In transition

This afternoon, I woke up from my nap to the sound of rain.  Monsoons in New Mexico have a certain scent – water mixed with the dust of the desert – and it takes me back to my childhood, to my young adulthood.  It also brings me, at moments, crashing into the present.  What am I doing?  Where am I going?  What is my purpose? Is it possible for me to just be here, and not feed my depression with these thoughts?

In a matter of weeks, I have moved from San Diego, California, back to Albuquerque, New Mexico.  One could say that I fell apart there, doing too much and allowing my seams to be pulled apart.  I’m sure that I’ll have more perspective about what happened in six months or so.  Right now, six months feels so far away, like time is a weight that I can’t quite see or get through.  Each day can feel like a weight, a struggle, a fight.  About a year ago, a mentor asked me if I was willing to let go, and I ran into the ocean with such abandon.

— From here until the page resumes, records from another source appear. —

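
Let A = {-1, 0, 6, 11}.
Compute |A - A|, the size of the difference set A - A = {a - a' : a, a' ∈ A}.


A - A = {a - a' : a, a' ∈ A}; |A| = 4.
Bounds: 2|A|-1 ≤ |A - A| ≤ |A|² - |A| + 1, i.e. 7 ≤ |A - A| ≤ 13.
Note: 0 ∈ A - A always (from a - a). The set is symmetric: if d ∈ A - A then -d ∈ A - A.
Enumerate nonzero differences d = a - a' with a > a' (then include -d):
Positive differences: {1, 5, 6, 7, 11, 12}
Full difference set: {0} ∪ (positive diffs) ∪ (negative diffs).
|A - A| = 1 + 2·6 = 13 (matches direct enumeration: 13).

|A - A| = 13


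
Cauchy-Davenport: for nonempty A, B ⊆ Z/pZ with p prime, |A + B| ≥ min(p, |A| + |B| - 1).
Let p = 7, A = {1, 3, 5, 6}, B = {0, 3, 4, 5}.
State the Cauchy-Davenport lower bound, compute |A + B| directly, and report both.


Cauchy-Davenport: |A + B| ≥ min(p, |A| + |B| - 1) for A, B nonempty in Z/pZ.
|A| = 4, |B| = 4, p = 7.
CD lower bound = min(7, 4 + 4 - 1) = min(7, 7) = 7.
Compute A + B mod 7 directly:
a = 1: 1+0=1, 1+3=4, 1+4=5, 1+5=6
a = 3: 3+0=3, 3+3=6, 3+4=0, 3+5=1
a = 5: 5+0=5, 5+3=1, 5+4=2, 5+5=3
a = 6: 6+0=6, 6+3=2, 6+4=3, 6+5=4
A + B = {0, 1, 2, 3, 4, 5, 6}, so |A + B| = 7.
Verify: 7 ≥ 7? Yes ✓.

CD lower bound = 7, actual |A + B| = 7.


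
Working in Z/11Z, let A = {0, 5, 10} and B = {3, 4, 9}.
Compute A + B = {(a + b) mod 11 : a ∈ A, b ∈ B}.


Work in Z/11Z: reduce every sum a + b modulo 11.
Enumerate all 9 pairs:
a = 0: 0+3=3, 0+4=4, 0+9=9
a = 5: 5+3=8, 5+4=9, 5+9=3
a = 10: 10+3=2, 10+4=3, 10+9=8
Distinct residues collected: {2, 3, 4, 8, 9}
|A + B| = 5 (out of 11 total residues).

A + B = {2, 3, 4, 8, 9}


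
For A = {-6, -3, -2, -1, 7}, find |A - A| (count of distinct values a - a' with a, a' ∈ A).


A - A = {a - a' : a, a' ∈ A}; |A| = 5.
Bounds: 2|A|-1 ≤ |A - A| ≤ |A|² - |A| + 1, i.e. 9 ≤ |A - A| ≤ 21.
Note: 0 ∈ A - A always (from a - a). The set is symmetric: if d ∈ A - A then -d ∈ A - A.
Enumerate nonzero differences d = a - a' with a > a' (then include -d):
Positive differences: {1, 2, 3, 4, 5, 8, 9, 10, 13}
Full difference set: {0} ∪ (positive diffs) ∪ (negative diffs).
|A - A| = 1 + 2·9 = 19 (matches direct enumeration: 19).

|A - A| = 19


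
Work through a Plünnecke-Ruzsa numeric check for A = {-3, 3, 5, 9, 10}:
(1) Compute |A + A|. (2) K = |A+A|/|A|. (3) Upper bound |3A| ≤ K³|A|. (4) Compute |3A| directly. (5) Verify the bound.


|A| = 5.
Step 1: Compute A + A by enumerating all 25 pairs.
A + A = {-6, 0, 2, 6, 7, 8, 10, 12, 13, 14, 15, 18, 19, 20}, so |A + A| = 14.
Step 2: Doubling constant K = |A + A|/|A| = 14/5 = 14/5 ≈ 2.8000.
Step 3: Plünnecke-Ruzsa gives |3A| ≤ K³·|A| = (2.8000)³ · 5 ≈ 109.7600.
Step 4: Compute 3A = A + A + A directly by enumerating all triples (a,b,c) ∈ A³; |3A| = 27.
Step 5: Check 27 ≤ 109.7600? Yes ✓.

K = 14/5, Plünnecke-Ruzsa bound K³|A| ≈ 109.7600, |3A| = 27, inequality holds.


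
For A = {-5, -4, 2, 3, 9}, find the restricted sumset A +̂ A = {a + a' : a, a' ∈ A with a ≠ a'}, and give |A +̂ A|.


Restricted sumset: A +̂ A = {a + a' : a ∈ A, a' ∈ A, a ≠ a'}.
Equivalently, take A + A and drop any sum 2a that is achievable ONLY as a + a for a ∈ A (i.e. sums representable only with equal summands).
Enumerate pairs (a, a') with a < a' (symmetric, so each unordered pair gives one sum; this covers all a ≠ a'):
  -5 + -4 = -9
  -5 + 2 = -3
  -5 + 3 = -2
  -5 + 9 = 4
  -4 + 2 = -2
  -4 + 3 = -1
  -4 + 9 = 5
  2 + 3 = 5
  2 + 9 = 11
  3 + 9 = 12
Collected distinct sums: {-9, -3, -2, -1, 4, 5, 11, 12}
|A +̂ A| = 8
(Reference bound: |A +̂ A| ≥ 2|A| - 3 for |A| ≥ 2, with |A| = 5 giving ≥ 7.)

|A +̂ A| = 8


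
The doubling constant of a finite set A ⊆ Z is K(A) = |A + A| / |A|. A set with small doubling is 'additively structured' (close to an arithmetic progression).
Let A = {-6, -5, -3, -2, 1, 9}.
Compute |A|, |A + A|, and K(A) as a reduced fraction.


|A| = 6.
Compute A + A by enumerating all 36 pairs.
A + A = {-12, -11, -10, -9, -8, -7, -6, -5, -4, -2, -1, 2, 3, 4, 6, 7, 10, 18}, so |A + A| = 18.
K = |A + A| / |A| = 18/6 = 3/1 ≈ 3.0000.
Reference: AP of size 6 gives K = 11/6 ≈ 1.8333; a fully generic set of size 6 gives K ≈ 3.5000.

|A| = 6, |A + A| = 18, K = 18/6 = 3/1.


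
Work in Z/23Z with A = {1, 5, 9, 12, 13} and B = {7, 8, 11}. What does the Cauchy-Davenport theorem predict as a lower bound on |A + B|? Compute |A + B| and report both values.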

And now?  I am seven months post-surgery for what turned out to be a borderline ovarian tumor.  I am still seeking for the deeper reasons behind this experience.  I have done a lot of personal growth work, but I had no way of anticipating how much this surgery would affect me.  I never really thought about what losing a literal part of me might feel or look like.  There was grief, fear, and so much more.  There is still so much more.  I didn’t slow down enough post-surgery.  I kept going, and pushed myself behind my limits.  Until I had to stop.  So, here I am.  Slowing down.  Finding small joys, like Nia and the beautiful landscape.  Finding my roots again so I can hear myself once again.

I don’t know if writing will be cathartic or helpful or just another space in which I try to tie it up into a little bow or try to smooth out the wrinkles.  I’ll just put it out there – I feel messy.  I feel messy, sad, and exhausted; grateful and relieved.